As Erin Doherty, who plays the psychologist who visits Jamie in remand in episode three, puts it: “The more you’re in a character’s skin, they just become a part of your soul. There’s a freedom that comes with the repetition we did.”
Of course, it also demands getting it right in one go.
Each episode took three weeks to pull together: a week for the actors to rehearse with Barantini and Thorne, a week for tech rehearsals, in which every movement was choreographed, and a week for the actual shoot. There was time for two takes per day, though sometimes a take was abandoned partway.
Episode three – in which Jamie is interviewed by the psychologist (Doherty) – was shot first, took 11 takes, and was captured on the final day. Episode four – in which Jamie’s family visits a hardware store (the handheld camera was slipped into a rig mounted on the front of the van for the journey, then dismounted upon arrival) – took 16. Episode two took 13, while episode one was captured on the second take, on day one.
Adolescence was only possible because the technology (lightweight cameras and rigs, high-powered drones) and the established modes of working for this creative team allow it. They create the space for exceptional performances to happen.
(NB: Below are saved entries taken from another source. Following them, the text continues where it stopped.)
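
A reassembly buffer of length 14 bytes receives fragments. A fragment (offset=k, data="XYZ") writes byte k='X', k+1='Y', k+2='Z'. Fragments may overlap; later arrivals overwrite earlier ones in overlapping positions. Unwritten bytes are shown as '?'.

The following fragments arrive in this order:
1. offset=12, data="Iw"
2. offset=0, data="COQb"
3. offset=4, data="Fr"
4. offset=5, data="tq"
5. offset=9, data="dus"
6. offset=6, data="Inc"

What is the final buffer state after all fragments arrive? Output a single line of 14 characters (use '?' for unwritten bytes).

Fragment 1: offset=12 data="Iw" -> buffer=????????????Iw
Fragment 2: offset=0 data="COQb" -> buffer=COQb????????Iw
Fragment 3: offset=4 data="Fr" -> buffer=COQbFr??????Iw
Fragment 4: offset=5 data="tq" -> buffer=COQbFtq?????Iw
Fragment 5: offset=9 data="dus" -> buffer=COQbFtq??dusIw
Fragment 6: offset=6 data="Inc" -> buffer=COQbFtIncdusIw

Answer: COQbFtIncdusIw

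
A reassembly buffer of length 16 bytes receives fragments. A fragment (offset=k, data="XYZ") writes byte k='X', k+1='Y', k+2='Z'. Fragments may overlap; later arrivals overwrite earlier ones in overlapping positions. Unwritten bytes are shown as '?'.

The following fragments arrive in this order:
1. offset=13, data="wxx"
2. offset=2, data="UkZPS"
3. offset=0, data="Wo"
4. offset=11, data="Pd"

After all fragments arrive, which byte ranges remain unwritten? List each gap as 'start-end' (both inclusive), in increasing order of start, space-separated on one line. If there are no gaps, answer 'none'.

Answer: 7-10

Derivation:
Fragment 1: offset=13 len=3
Fragment 2: offset=2 len=5
Fragment 3: offset=0 len=2
Fragment 4: offset=11 len=2
Gaps: 7-10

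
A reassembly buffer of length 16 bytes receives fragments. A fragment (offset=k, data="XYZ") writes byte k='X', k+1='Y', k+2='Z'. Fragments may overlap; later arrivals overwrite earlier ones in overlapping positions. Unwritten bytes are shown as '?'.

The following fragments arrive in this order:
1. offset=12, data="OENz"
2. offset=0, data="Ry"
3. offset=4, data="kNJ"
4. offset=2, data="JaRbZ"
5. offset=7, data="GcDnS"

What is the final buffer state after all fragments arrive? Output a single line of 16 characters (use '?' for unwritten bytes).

Fragment 1: offset=12 data="OENz" -> buffer=????????????OENz
Fragment 2: offset=0 data="Ry" -> buffer=Ry??????????OENz
Fragment 3: offset=4 data="kNJ" -> buffer=Ry??kNJ?????OENz
Fragment 4: offset=2 data="JaRbZ" -> buffer=RyJaRbZ?????OENz
Fragment 5: offset=7 data="GcDnS" -> buffer=RyJaRbZGcDnSOENz

Answer: RyJaRbZGcDnSOENz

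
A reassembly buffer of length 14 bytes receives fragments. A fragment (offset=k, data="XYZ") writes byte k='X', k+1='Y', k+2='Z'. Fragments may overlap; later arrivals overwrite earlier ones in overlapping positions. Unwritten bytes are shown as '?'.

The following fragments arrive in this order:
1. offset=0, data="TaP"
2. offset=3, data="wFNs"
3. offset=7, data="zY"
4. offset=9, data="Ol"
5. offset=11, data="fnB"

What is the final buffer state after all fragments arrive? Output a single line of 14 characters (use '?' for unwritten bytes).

Answer: TaPwFNszYOlfnB

Derivation:
Fragment 1: offset=0 data="TaP" -> buffer=TaP???????????
Fragment 2: offset=3 data="wFNs" -> buffer=TaPwFNs???????
Fragment 3: offset=7 data="zY" -> buffer=TaPwFNszY?????
Fragment 4: offset=9 data="Ol" -> buffer=TaPwFNszYOl???
Fragment 5: offset=11 data="fnB" -> buffer=TaPwFNszYOlfnB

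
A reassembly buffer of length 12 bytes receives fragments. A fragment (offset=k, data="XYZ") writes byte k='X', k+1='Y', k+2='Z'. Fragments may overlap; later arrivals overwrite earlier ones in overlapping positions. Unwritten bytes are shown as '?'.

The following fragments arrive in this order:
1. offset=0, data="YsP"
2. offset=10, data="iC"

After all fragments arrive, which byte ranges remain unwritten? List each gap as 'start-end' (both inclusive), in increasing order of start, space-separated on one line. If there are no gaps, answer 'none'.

Answer: 3-9

Derivation:
Fragment 1: offset=0 len=3
Fragment 2: offset=10 len=2
Gaps: 3-9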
Farley Granger, James Stewart and John Dall in Alfred Hitchcock's Rope (1948).Credit:
But the first attempts at one-shot storytelling date back to Alfred Hitchcock’s 1948 film Rope. A drawing-room thriller based on a real-life murder, the movie was cut to look like a single take. In truth, that would have been impossible, as the cameras used held only 10 minutes of film. The film consisted of 10 segments. It wasn’t until the emergence of digital cameras that cinema-quality extended takes became feasible.
The earliest efforts were understandably formal: Mike Figgis’ Timecode (2000), shot simultaneously with four cameras, was shown in a split-screen format, with overlapping plot lines and characters; Alexander Sokurov’s Russian Ark (2002) took us on a POV tour of the Hermitage Museum in St Petersburg and simultaneously through centuries of Russian history (its 83 minutes were captured four times and featured a cast of more than 2000 people).
Russian Ark.Credit:
But soon the potential of marrying action and tension with the form became apparent. In PVC-1 (2007), Greek-Colombian director Spiros Stathoulopoulos created an 84-minute edge-of-the-seat thriller about a woman forced to wear an improvised explosive device, with a timer, around her neck.
The German film Victoria (2015) pushed its bank-heist plot past the two-hour mark. Writer-director Sebastian Schipper got the version he wanted on his third, and final, try.
All up, more than 50 features have been made using the single-take approach, with another dozen using edits but presenting as single-take films (Alejandro Gonzalez Inarritu’s Birdman and Sam Mendes’ World War I film 1917 being the most notable).
For some filmmakers, the one-shot is the ultimate challenge. And in the new comedy series The Studio, there’s a whole episode devoted to that.
Sarah Polley plays a director about to shoot the single-take finale of her film just as the sun is going down. There’s time for two takes at best. But studio head Matt Remick (Seth Rogen) causes absolute havoc when he visits set to witness a shot his offsider Sal (Ike Barinholtz) dismissively calls “the stupid magic-hour one-er”.
The entire episode is shot in a single, elaborately choreographed and very funny take.
It may be a rarity still, but when the one-shot can be put to both harrowing and hilarious ends, you know it’s having a moment.